On 06/12/2013 01:42 PM, Jamie Strandboge wrote:
> On 06/12/2013 01:40 PM, Steve Beattie wrote:
>> On Tue, Jun 11, 2013 at 02:41:03PM -0700, Tyler Hicks wrote:

<<snip>>

>>> If we distill that down a little bit, it means that the only subj
>>> conditionals that make sense with send are name and label and the only
>>> peer conditionals that make sense with receive are name and label.
>>
>>> It seems like we should be able use that to come up with a syntax that
>>> is simpler, but I haven't been able to think of one.
>>
>> Are there ever situations where one would write {send,receive} for
>> the same set of paths/interfaces/dests, that isn't merely a case of
>> being sloppy/lazy?
>>
> AIUI, no, the other end of the connection is always of the form :X.YYY
> so it should never match (please correct me if I am wrong).
> 
hrmmm this doesn't have to be true, however the dbus code may be always
giving as the dynamic address in these cases.

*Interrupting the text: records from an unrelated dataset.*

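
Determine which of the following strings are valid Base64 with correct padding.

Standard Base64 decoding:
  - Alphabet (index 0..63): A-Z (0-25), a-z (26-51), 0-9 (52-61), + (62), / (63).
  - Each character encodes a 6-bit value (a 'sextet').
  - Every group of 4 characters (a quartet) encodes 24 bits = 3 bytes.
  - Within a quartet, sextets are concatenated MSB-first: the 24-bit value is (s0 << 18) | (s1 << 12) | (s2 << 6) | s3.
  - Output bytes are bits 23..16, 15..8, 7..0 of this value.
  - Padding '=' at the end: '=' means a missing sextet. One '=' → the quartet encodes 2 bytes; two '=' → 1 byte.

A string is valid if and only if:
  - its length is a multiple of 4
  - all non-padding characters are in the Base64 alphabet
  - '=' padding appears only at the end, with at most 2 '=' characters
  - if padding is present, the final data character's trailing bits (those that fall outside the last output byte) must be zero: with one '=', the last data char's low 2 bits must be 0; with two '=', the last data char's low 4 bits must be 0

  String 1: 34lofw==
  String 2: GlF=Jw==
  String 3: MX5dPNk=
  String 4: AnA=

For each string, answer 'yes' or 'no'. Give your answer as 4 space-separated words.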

That is nothing in the dbus spec prevents you from sending on from
a socket that has a well known address bound to it. And the spec doesn't
specify which will be used.

I believe currently we have always seen :X.YYY but I don't recall it
as required by the spec.

>> You *could* make the argument that, since you would only ever specify
>> a peer or a subj in a rule, you wouldn't need to specify either and
>> the context would let you distinguish. My fear is that the implicit
>> nature of whether you are referring to the subject's address or the
>> peer's would be confusing to rule writers.
>>
> So a send is always for a peer and a receive for a subj so we could drop
> the peer= and subj= altogether? Personally, I don't like this for the
> reasons you mention and it is inconsistent with other IPC, like in your
> later example:
> 
> tcp send subj=(iface=tun* port=7979) peer=(addr=192.168.2.0/24 port=22),
> 
> I think it probably makes sense for the parser to warn/error for dbus
> rules that don't make sense.
> 
yes

>> Also, something to keep in mind is that, while dbus uses what you
>> might consider an anonymous endpoint for one end of each connection,
>> other forms of IPC won't necessarily do so, e.g. networking. We'd
>> ideally like to have a consistent language pattern across the IPC
>> mechanisms we mediate, such that there's not too much cognitive
>> dissonance when writing rules for multiple types of IPC.
> 
> +1
> 
+1, wasn't this desire the thing that started this whole mess? :)
>>

>> So while I could kind of see reversing the permission and modifier
>> ordering to be something like:
>>
>>   dbus bus=session acquire dest=org.gnome.ScreenSaver,
>>   dbus bus=session receive subj=(path=/org/gnome/ScreenSaver 
>> interface=org.gnome.ScreenSaver),
>>   dbus bus=session send peer=(path=/com/canonical/indicator/session/session 
>> interface=com.canonical.indicator.session),
>>
>> or even:
>>
>>   dbus acquire bus=session dest=org.gnome.ScreenSaver,
>>   dbus receive bus=session subj=(path=/org/gnome/ScreenSaver 
>> interface=org.gnome.ScreenSaver),
>>   dbus send    bus=session 
>> peer=(path=/com/canonical/indicator/session/session 
>> interface=com.canonical.indicator.session),
>>
>> would it make it too confusing for e.g.:
>>
>>   # in this profile, allow ssh portforwarding via port 7979 on a tun
>>   # device to the ssh port of a class rage of hosts
>>   tcp send subj=(iface=tun* port=7979) peer=(addr=192.168.2.0/24 port=22),
>>
>> (I guess with this ordering I start to see why people have wanted
>> to have the file permissions first before file paths, as the
>> send/receive/acquire bits get lost visually, at least without syntax
>> highlighting.)
>>
> 
> I don't think this is confusing at all. It is a bit inconsistent with
> file permissions, but it might be worth it.
> 
Actually it isn't file permissions currently allow for both.  That is
you can write.

  /foo rw,
  rw /foo,

and link is even special cased so that if you do a leading l you can
specify the pair link rule.

  /foo l,
  l /foo,
  l /foo -> /bar,
  link /foo -> /bar,

or with the file keyword

  file l /foo,
  file rw /foo,

This was added for apparmor 2.3 because people kept asking for leading
permissions but we never seemed to switch and then I heard enough complaints
about it that I nearly ripped out the support.

You can also think of some of the other rules keywords as being leading perm

  change_profile /bin/foo -> mysnazyprofile,

which just happens to grant the change_profile permission.